John Farrell, formerly the Red Sox pitching coach during the time when Bard was in a reliever's role, is certainly no exception, and can actually attest to the fact Bard seemed more suited for a reliever's role.

"The only thing I can say knowing Daniel from a time that he converted to the bullpen, I think it allowed him to not pace himself and really attack the strike zone in short stints," Farrell said to CSNNE's Jessica Moran. "That's when we saw the velocity climb. The more frequent use I think allowed him to have a better feel for his delivery, and really to the point of becoming the best set-up man not only in the American League but potentially in the Major Leagues during the couple-year run here in Boston."

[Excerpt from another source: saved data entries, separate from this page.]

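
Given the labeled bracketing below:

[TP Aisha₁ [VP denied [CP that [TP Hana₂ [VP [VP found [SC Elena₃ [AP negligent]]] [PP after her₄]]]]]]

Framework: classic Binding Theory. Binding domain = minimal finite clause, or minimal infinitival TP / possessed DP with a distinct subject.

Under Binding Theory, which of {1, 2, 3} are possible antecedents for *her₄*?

*her* is a pronoun, so Principle B applies: it must be free in its binding domain.
Binding domain of *her₄*: the embedded TP, whose subject is Hana₂.
*Aisha₁* c-commands the pronoun but from outside its binding domain, and is not c-commanded by it → coindexation permitted.
*Hana₂* c-commands the pronoun within its binding domain → coindexation would violate Principle B.
*Elena₃* and the pronoun do not c-command one another → neither Principle B nor Principle C is at stake; coindexation permitted.

{1, 3}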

Being the best set-up man was not in the best interest of Bard going into the 2012 regular season, and Red Sox -- seemingly short on funds to bring in starting pitching over the offseason -- were content with converting him. But Bard didn't do anything to cement himself in the minds of anyone -- including himself -- as a legitimate starting pitcher in Major League Baseball. Without that confidence on the mound, his play suffered. That said, it shouldn't be an issue getting it back.

"Oh, I think anytime you're talking about a pitcher or position player, confidence has a huge effect on a players performance," Farrell said. "When he was right and confident, I know Tito Terry Francona had no problem calling on him in the most difficult spot in the game and coming in and shutting off a potential rally or threat in a given game. When a player isn't hurt it's a matter of time, I think, before they get back to the level of performance previous."